André Kuipers is scheduled to be launched on 21 December from the Baikonur Cosmodrome, in Kazakhstan, on a Soyuz spacecraft as flight engineer for Expeditions 30 and 31, together with Russian cosmonaut Oleg Kononenko and NASA astronaut Don Pettit. They will remain in space for nearly five months as part of the resident, international six-astronaut crew.
This will be André’s second visit to the ISS after his 11-day Delta mission sponsored by the Dutch government in April 2004. During Delta, the Space Station had only four main modules (Zarya, Unity, Destiny and Zvezda) and two permanent crewmembers.
During the 148-day mission he will take part in around 30 ESA experiments covering a range of disciplines: human research, fluid physics, materials science, radiation and solar research, biology and technology demonstrations. Most of them will be carried out in Europe’s Columbus laboratory, a world-class research platform in space. He will also perform more than 20 for the US and Japanese space agencies requiring the use of almost 30 different research facilities in the various ISS laboratories.
As flight engineer on the Station, André will have several assignments, ranging from system aspects to payload operations.

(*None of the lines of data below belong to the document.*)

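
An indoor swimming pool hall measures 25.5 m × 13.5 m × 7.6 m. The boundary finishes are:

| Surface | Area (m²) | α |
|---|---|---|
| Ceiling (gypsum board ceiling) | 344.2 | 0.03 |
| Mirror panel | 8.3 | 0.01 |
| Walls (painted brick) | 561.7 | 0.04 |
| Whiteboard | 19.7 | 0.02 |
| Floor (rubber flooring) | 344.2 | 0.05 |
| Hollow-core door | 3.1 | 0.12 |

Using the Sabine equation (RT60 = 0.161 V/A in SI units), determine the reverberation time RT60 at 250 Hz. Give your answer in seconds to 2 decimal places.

8.28 s

A = Σ Sᵢαᵢ = 344.2·0.03 + 8.3·0.01 + 561.7·0.04 + 19.7·0.02 + 344.2·0.05 + 3.1·0.12 = 50.853 sabins.
V = 25.5·13.5·7.6 = 2616.3 m³.
Sabine: RT60 = 0.161 × 2616.3 / 50.853 = 8.28 s.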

He will be on hand for processing of visiting vehicles. He will be the prime crewmember for the rendezvous and docking operations of ESA’s third Automated Transfer Vehicle Edoardo Amaldi (ATV-3). He will be highly involved in berthing the new visiting vehicles Dragon (SpaceX) and Cygnus (Orbital Sciences) as part of NASA’s commercial resupply programme.
André Kuipers will have his eyes on our planet. He will share some of the unique views of Earth from the Station’s Cupola and invite children to become involved in a wide range of educational activities. Space is the exciting platform chosen for primary and secondary pupils to learn, together with the astronaut, about life, biodiversity and climate change on Earth.
Science activities will be transmitted from space to classrooms across Europe with in-orbit demonstrations of experiments on convection and wet foam formation. André is also an advocate for health and human well-being. He will encourage the new generation of space explorers to stay fit by following the second edition of the international education initiative Mission X: Train Like an Astronaut.